Earlier pieces around Danish Politics Data were about two different things.
First, getting the tool into public view.
Then, making the language around it more honest.
This piece is about something else.
The instrument itself had to grow up.
The first version of Danish Politics Data had a simpler life.
It could read a fixed historical frame.
Five elections.
A known set of factors.
A more stable relationship between the data and what the interface offered back.
Then Denmark had another election.
That should have been the easy part.
Add 2026.
Pull the result in.
Move on.
It was not the easy part.
Because 2026 did not arrive as a clean finished year.
The election result existed.
The wider municipality-level factor layer did not all exist yet in the same honest shape.
That changed the problem.
The question stopped being:
“can the tool read another election?”
It became:
“can the tool tell the truth about what kind of year this actually is?”
That is a better question.
It is also a more inconvenient one.
It is easy to build a small public data tool that looks smooth.
It is much harder to build one that knows when smoothness would be a lie.
If 2026 only has part of the surrounding factor system ready, then a good tool has three easy ways to fail.
It can expose dead factor choices because those choices existed for older years.
It can quietly keep parties visible even when they do not really belong to the selected year.
And it can create hidden framing through defaults.
That last part matters more than it sounds.
An interface can introduce bias without touching the underlying numbers.
If the tool opens with one party already selected, that choice starts reading before the user has done anything.
If a new year introduces a new party but the interface treats that party as silently unselected, the omission becomes a disguised negative choice.
Nothing in the math changed.
The framing did.
That is still bias.
So the tool had to become stricter.
Not more dramatic.
More exact.
An older year can still honestly expose a broad valid surface.
But 2026 cannot.
Not yet.
2026 is narrower on purpose.

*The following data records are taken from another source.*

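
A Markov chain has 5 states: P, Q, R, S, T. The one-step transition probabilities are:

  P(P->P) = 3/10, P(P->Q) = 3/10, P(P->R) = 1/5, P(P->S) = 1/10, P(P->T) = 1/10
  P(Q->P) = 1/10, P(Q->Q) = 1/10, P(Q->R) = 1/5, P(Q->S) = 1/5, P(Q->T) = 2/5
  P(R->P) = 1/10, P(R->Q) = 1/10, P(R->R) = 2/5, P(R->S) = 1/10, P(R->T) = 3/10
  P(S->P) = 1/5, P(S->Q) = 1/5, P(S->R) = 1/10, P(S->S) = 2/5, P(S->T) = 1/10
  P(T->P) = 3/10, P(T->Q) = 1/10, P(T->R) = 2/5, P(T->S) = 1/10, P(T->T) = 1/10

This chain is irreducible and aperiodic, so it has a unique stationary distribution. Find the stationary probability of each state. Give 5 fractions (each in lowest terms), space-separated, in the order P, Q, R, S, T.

Answer: 673/3428 267/1714 240/857 283/1714 695/3428

Derivation:
The stationary distribution satisfies pi = pi * P, i.e.:
  pi_P = 3/10*pi_P + 1/10*pi_Q + 1/10*pi_R + 1/5*pi_S + 3/10*pi_T
  pi_Q = 3/10*pi_P + 1/10*pi_Q + 1/10*pi_R + 1/5*pi_S + 1/10*pi_T
  pi_R = 1/5*pi_P + 1/5*pi_Q + 2/5*pi_R + 1/10*pi_S + 2/5*pi_T
  pi_S = 1/10*pi_P + 1/5*pi_Q + 1/10*pi_R + 2/5*pi_S + 1/10*pi_T
  pi_T = 1/10*pi_P + 2/5*pi_Q + 3/10*pi_R + 1/10*pi_S + 1/10*pi_T
with normalization: pi_P + pi_Q + pi_R + pi_S + pi_T = 1.

Using the first 4 balance equations plus normalization, the linear system A*pi = b is:
  [-7/10, 1/10, 1/10, 1/5, 3/10] . pi = 0
  [3/10, -9/10, 1/10, 1/5, 1/10] . pi = 0
  [1/5, 1/5, -3/5, 1/10, 2/5] . pi = 0
  [1/10, 1/5, 1/10, -3/5, 1/10] . pi = 0
  [1, 1, 1, 1, 1] . pi = 1

Solving yields:
  pi_P = 673/3428
  pi_Q = 267/1714
  pi_R = 240/857
  pi_S = 283/1714
  pi_T = 695/3428

Verification (pi * P):
  673/3428*3/10 + 267/1714*1/10 + 240/857*1/10 + 283/1714*1/5 + 695/3428*3/10 = 673/3428 = pi_P  (ok)
  673/3428*3/10 + 267/1714*1/10 + 240/857*1/10 + 283/1714*1/5 + 695/3428*1/10 = 267/1714 = pi_Q  (ok)
  673/3428*1/5 + 267/1714*1/5 + 240/857*2/5 + 283/1714*1/10 + 695/3428*2/5 = 240/857 = pi_R  (ok)
  673/3428*1/10 + 267/1714*1/5 + 240/857*1/10 + 283/1714*2/5 + 695/3428*1/10 = 283/1714 = pi_S  (ok)
  673/3428*1/10 + 267/1714*2/5 + 240/857*3/10 + 283/1714*1/10 + 695/3428*1/10 = 695/3428 = pi_T  (ok)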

The tool now hides what it cannot support yet.That narrower surface is the point.
The tool now hides what it cannot support yet instead of faking a complete year.
To make that possible, the structure underneath had to change too.
The app no longer improvises directly on mixed raw tables.
Instead, the new election gets translated into a municipality-safe public layer first, and the factor layer decides what a given year can honestly support before the interface offers it back.
That means 2026 can exist publicly without pretending to be a fully refreshed normal year.
It also means:
- factors only appear when they survive the chosen year's coverage
- parties only appear when they have real presence in that year's data
All partiesis the neutral starting state- newly relevant parties are added positively when a year switch brings them into scope
That sounds like housekeeping.
It is not.
It is the difference between a tool that calculates and a tool that knows what it is doing.
The deeper change is underneath the screen.
Danish Politics Data is no longer just a front-end sitting on top of a pile of tables.
It now has a clearer shape under itself.
A bridge layer.
A normalized public factor layer.
A firmer split between what is internal, what is reduced for public use, and what should stay out until the source path is good enough.
That last part matters too.
One factor was not forced through.
Divorces still exists as an idea inside the tool, but the current local source path was not good enough, so the honest move was to leave it out.
That is not a weakness.
That is the point.
A public data instrument should not get credit for looking complete.
It should get credit for refusing false completeness.
And the stricter surface is not there to make the tool smaller.
It is there to make the surviving results more trustworthy.
Most interface mistakes in this class of tool are small enough to sound harmless.
A factor shown too early.
A party left in from a zero-only placeholder row.
A default state that looks neutral but is not.
An unavailable comparison still exposed because hiding it would require more work.
None of those errors is dramatic on their own.
Together they change how the tool gets read.
That is why this pass matters.
Not because the tool is finished.
It is not.
Not because 2026 is now fully normal.
It is not.
But because the tool is starting to know what it cannot honestly claim yet.
That is a real upgrade.
Not only in the code.
In the instrument.
Small public tools often fail in one of two ways.
Either they stay too thin to be trusted.
Or they try to look more complete than they are.
The better path is narrower.
Make the thing stronger.
Add more structure underneath it.
Let the public surface become more selective, not less.
That is what changed here.
The tool got better because it learned to say:
not this year,
not this factor,
not from this source,
not yet.
That is not hesitation.
That is what makes it an instrument.